Incentive to retire early
March 22, 2006
By Dee-Ann Durbin The Associated Press
DETROIT – General Motors Corp. and auto supplier Delphi Corp. promised to cut jobs to restore the health of their ailing companies. Yesterday, they kept their vows by unveiling one of the most sweeping buyout programs ever.
GM and Delphi said they plan to offer buyouts to more than 125,000 hourly workers under an agreement with the United Auto Workers. Around 113,000 GM workers will be eligible for early-retirement incentives or buyouts of between $35,000 and $140,000 depending on their years of service and whether they want to keep health care and other benefits.
At Delphi, GM’s former parts division and largest supplier, 13,000 U.S. hourly workers will be eligible for a lump sum payment of $35,000 to retire. Also, up to 5,000 Delphi workers will be eligible to return to GM.
About 80 percent of GM’s 19,000 employees in Ohio are hourly workers at plants in Moraine, Lordstown, Toledo, Mansfield, Parma, Defiance, Cincinnati and Columbus. Delphi employs about 13,000 workers in Ohio at plants in the Dayton, Warren, Columbus and Sandusky areas.
David Cole, chairman of the Center for Automotive Research and the son of a former GM president, said the deal is of historic proportions.
“It’s huge, far more than I expected,” Cole said. Cole said the deal could go a long way toward helping GM return to profitability and speeding Delphi’s exit from bankruptcy.
The number of workers covered by the GM-Delphi buyout offer is enormous, but not unprecedented. For example, in 2003, Verizon Communications Inc. made a buyout offer to 152,000 workers, about half of them unionized technicians and call center operators and the other half nonunion managers. About 21,600 of those employees accepted the deal, nearly double what the company had sought.
While the deal with the UAW would not be offered to as many workers, the dollars being offered are much richer than in most past buyouts, said John Challenger of outplacement firm Challenger, Gray ‘ Christmas Inc.
“It’s unparalleled in terms of the potential for the amount of money that will be paid out to blue collar workers,” he said.
But the agreement leaves open many questions, including what will happen to the bulk of Delphi’s 34,000 hourly workers. Delphi remains in negotiations with GM and its unions to lower its labor costs, which it puts at $75 an hour in wages and benefits, and has threatened to ask a bankruptcy judge to cancel its union contracts if it fails to settle by March 30. If the judge does cancel those contracts, the unions could call a strike that would cripple Delphi and GM.

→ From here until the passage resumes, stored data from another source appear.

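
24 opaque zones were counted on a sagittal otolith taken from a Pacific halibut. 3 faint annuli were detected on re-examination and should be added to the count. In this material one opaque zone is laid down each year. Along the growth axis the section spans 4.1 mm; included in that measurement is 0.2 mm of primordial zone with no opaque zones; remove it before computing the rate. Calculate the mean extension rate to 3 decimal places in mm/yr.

True opaque zone count = 24 + 3 = 27.
Net length = 4.1 − 0.2 = 3.9 mm.
Mean rate = 3.9 mm / 27 years ≈ 0.144 mm/yr.

0.144 mm/yr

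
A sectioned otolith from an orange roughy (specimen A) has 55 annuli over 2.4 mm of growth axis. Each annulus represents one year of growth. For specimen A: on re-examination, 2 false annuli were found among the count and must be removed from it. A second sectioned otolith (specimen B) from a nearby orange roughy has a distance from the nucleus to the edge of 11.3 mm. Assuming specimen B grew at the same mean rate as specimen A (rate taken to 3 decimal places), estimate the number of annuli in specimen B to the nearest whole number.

251 annuli

Specimen A: true annulus count = 55 − 2 = 53.
A: Extension rate ≈ 2.4 / 53 = 0.045 mm per year.
B spans 11.3 / 0.045 = 251.11 years ≈ 251 annuli.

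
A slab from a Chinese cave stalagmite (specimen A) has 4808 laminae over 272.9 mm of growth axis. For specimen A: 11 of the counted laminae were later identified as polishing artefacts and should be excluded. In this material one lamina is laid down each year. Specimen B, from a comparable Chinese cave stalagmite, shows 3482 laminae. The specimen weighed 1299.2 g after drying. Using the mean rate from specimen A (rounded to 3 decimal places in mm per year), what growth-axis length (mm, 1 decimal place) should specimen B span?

198.5 mm

Specimen A: true lamina count = 4808 − 11 = 4797.
A: 272.9 mm over 4797 years gives 272.9 / 4797 ≈ 0.057 mm/yr.
Length of B = 0.057 × 3482 = 198.5 mm.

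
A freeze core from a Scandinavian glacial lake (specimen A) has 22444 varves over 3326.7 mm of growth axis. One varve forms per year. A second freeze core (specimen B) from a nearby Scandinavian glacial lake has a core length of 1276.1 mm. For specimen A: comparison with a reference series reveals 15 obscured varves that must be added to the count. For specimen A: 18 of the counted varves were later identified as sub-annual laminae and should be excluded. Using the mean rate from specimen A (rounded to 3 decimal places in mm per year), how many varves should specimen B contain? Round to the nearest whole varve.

Specimen A: correcting the raw count gives 22444 − 18 + 15 = 22441 true varves.
A: 3326.7 mm over 22441 years gives 3326.7 / 22441 ≈ 0.148 mm per year.
Specimen B: 1276.1 mm / 0.148 mm per year = 8622.30 years ≈ 8622 varves.

8622 varves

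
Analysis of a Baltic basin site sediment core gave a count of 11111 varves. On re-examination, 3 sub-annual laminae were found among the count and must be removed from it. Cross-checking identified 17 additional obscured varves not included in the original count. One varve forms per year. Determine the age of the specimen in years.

11125 yr

Adjusted count: 11111 − 3 + 17 = 11125 varves.
At one varve per year, that is 11125 years.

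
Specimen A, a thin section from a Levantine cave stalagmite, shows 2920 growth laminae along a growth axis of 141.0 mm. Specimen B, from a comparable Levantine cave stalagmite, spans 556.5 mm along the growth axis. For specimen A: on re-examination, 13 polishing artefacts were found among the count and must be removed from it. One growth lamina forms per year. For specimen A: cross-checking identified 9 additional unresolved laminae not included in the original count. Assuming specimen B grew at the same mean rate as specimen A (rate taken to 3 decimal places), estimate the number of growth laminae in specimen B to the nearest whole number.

Specimen A: correcting the raw count gives 2920 − 13 + 9 = 2916 true growth laminae.
A: 141.0 mm over 2916 years gives 141.0 / 2916 ≈ 0.048 mm/year.
B spans 556.5 / 0.048 = 11593.75 years ≈ 11594 growth laminae.

11594 growth laminae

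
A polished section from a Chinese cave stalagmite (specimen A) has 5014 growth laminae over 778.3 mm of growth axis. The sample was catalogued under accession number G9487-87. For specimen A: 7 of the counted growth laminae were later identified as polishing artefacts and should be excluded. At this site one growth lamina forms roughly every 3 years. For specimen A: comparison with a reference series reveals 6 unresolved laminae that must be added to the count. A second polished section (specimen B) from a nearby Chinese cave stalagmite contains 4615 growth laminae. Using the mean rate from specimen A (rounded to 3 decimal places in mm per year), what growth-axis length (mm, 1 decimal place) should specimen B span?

719.9 mm

Specimen A: correcting the raw count gives 5014 − 7 + 6 = 5013 true growth laminae.
Specimen A: 5013 growth laminae at 3 years each span 5013 × 3 = 15039 years.
A: Mean rate = 778.3 mm / 15039 years ≈ 0.052 mm/year.
Specimen B: 4615 growth laminae at 3 years each span 4615 × 3 = 13845 years. Length of B = 0.052 × 13845 = 719.9 mm.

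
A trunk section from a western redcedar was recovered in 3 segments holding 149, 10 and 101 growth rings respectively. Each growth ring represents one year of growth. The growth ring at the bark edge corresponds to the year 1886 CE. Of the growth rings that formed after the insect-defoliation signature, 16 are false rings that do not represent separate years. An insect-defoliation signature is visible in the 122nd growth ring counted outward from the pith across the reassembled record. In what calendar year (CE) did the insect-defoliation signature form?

1764 CE

Total growth rings = 149 + 10 + 101 = 260.
The insect-defoliation signature sits at growth ring 122 from the pith, so 260 − 122 = 138 growth rings formed after it.
Excluding 16 false growth rings: 138 − 16 = 122.
1886 − 122 = 1764 CE.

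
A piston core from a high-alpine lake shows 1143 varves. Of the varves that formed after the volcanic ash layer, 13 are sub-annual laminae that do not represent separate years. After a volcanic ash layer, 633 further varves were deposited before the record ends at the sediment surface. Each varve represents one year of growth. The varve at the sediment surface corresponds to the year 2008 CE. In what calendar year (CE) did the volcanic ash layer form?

1388 CE

There are 633 varves younger than the volcanic ash layer.
Excluding 13 false varves: 633 − 13 = 620.
2008 − 620 = 1388 CE.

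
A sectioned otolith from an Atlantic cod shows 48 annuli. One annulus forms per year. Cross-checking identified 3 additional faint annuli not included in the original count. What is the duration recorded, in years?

Adjusted count: 48 + 3 = 51 annuli.
With a one-to-one annulus periodicity this is 51 years.

51 yr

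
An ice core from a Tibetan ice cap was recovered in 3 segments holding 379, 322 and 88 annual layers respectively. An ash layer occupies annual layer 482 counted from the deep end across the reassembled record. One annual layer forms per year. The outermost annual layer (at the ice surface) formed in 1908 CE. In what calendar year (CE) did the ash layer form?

1601 CE

Total annual layers = 379 + 322 + 88 = 789.
789 − 482 = 307 annual layers lie beyond the ash layer toward the ice surface.
The annual layer at the ice surface is 1908 CE, so the ash layer dates to 1908 − 307 = 1601 CE.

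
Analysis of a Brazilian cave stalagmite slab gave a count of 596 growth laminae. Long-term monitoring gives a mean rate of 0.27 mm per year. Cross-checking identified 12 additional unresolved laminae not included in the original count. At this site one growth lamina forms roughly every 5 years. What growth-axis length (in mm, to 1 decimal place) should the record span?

820.8 mm

Adjusted count: 596 + 12 = 608 growth laminae.
At 5 years per growth lamina, 608 × 5 = 3040 years.
Length ≈ 0.27 × 3040 = 820.8 mm.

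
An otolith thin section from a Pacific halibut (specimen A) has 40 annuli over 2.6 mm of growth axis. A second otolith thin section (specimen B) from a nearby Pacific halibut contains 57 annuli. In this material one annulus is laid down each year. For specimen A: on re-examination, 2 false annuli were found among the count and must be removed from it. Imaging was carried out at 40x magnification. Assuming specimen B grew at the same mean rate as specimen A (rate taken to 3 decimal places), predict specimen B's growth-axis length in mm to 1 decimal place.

3.9 mm

Specimen A: true annulus count = 40 − 2 = 38.
A: Mean rate = 2.6 mm / 38 years ≈ 0.068 mm/yr.
Length of B = 0.068 × 57 = 3.9 mm.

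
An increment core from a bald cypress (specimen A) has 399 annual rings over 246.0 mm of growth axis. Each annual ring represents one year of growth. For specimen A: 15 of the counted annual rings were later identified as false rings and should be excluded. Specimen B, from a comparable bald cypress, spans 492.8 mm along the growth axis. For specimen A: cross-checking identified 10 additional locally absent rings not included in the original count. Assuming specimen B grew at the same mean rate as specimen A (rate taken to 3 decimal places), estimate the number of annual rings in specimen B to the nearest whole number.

790 annual rings

Specimen A: correcting the raw count gives 399 − 15 + 10 = 394 true annual rings.
A: Mean rate = 246.0 mm / 394 years ≈ 0.624 mm/yr.
Specimen B: 492.8 mm / 0.624 mm per year = 789.74 years ≈ 790 annual rings.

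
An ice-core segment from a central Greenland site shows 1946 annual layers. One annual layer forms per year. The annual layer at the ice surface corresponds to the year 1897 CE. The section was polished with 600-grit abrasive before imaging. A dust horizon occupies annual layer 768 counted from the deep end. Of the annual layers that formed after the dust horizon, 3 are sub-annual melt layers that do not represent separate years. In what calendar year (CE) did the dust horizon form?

The dust horizon sits at annual layer 768 from the deep end, so 1946 − 768 = 1178 annual layers formed after it.
Removing the 3 false annual layers leaves 1178 − 3 = 1175 true annual layers beyond the dust horizon.
1897 − 1175 = 722 CE.

722 CE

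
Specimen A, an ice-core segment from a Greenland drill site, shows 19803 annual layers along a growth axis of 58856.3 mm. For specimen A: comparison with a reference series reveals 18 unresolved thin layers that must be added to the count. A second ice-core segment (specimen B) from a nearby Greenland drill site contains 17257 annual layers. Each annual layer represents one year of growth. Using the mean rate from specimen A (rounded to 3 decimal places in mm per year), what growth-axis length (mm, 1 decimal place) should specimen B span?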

The buyout deal comes at a critical time for GM, which increased by $2 billion its reported 2005 loss to $10.6 billion last week. The world’s largest automaker has been losing U.S. market share to Asian automakers and is saddled with labor agreements that make it difficult to close plants or cut workers. GM shares rose a penny to close at $22.01 on the New York Stock Exchange.
The plan also is crucial for Delphi, the largest U.S. auto parts supplier, which filed for Chapter 11 bankruptcy protection in October. And the plan is painful for the UAW, which also recently agreed to unprecedented cuts in retiree health care at GM and Ford Motor Co.
“There’s a cushion but it doesn’t prevent the fall,” said Harley Shaiken, a professor and labor expert at the University of California, Berkeley. “It eases the pain but it’s not the same as having the stability of a successful company.”
Under the plan, GM would pay for the Delphi early-retirement incentives and assume some post-retirement benefits for Delphi employees who go back to work for GM. GM spokesman Dan Flores said GM didn’t yet know the full cost of the plans, since it’s unclear how many workers will participate.
Himanshu Patel, an auto analyst with JPMorgan, said GM will likely pay around $2 billion for the Delphi buyouts based on recent financial filings, while Merrill Lynch analyst John Murphy estimated GM will spend “well in excess of $1 billion” on its own buyout plan.
Several analysts questioned how much GM can save, saying it will get near-term relief by cutting jobs but will add to its pension obligations. The company already has 2.5 retirees for every active worker.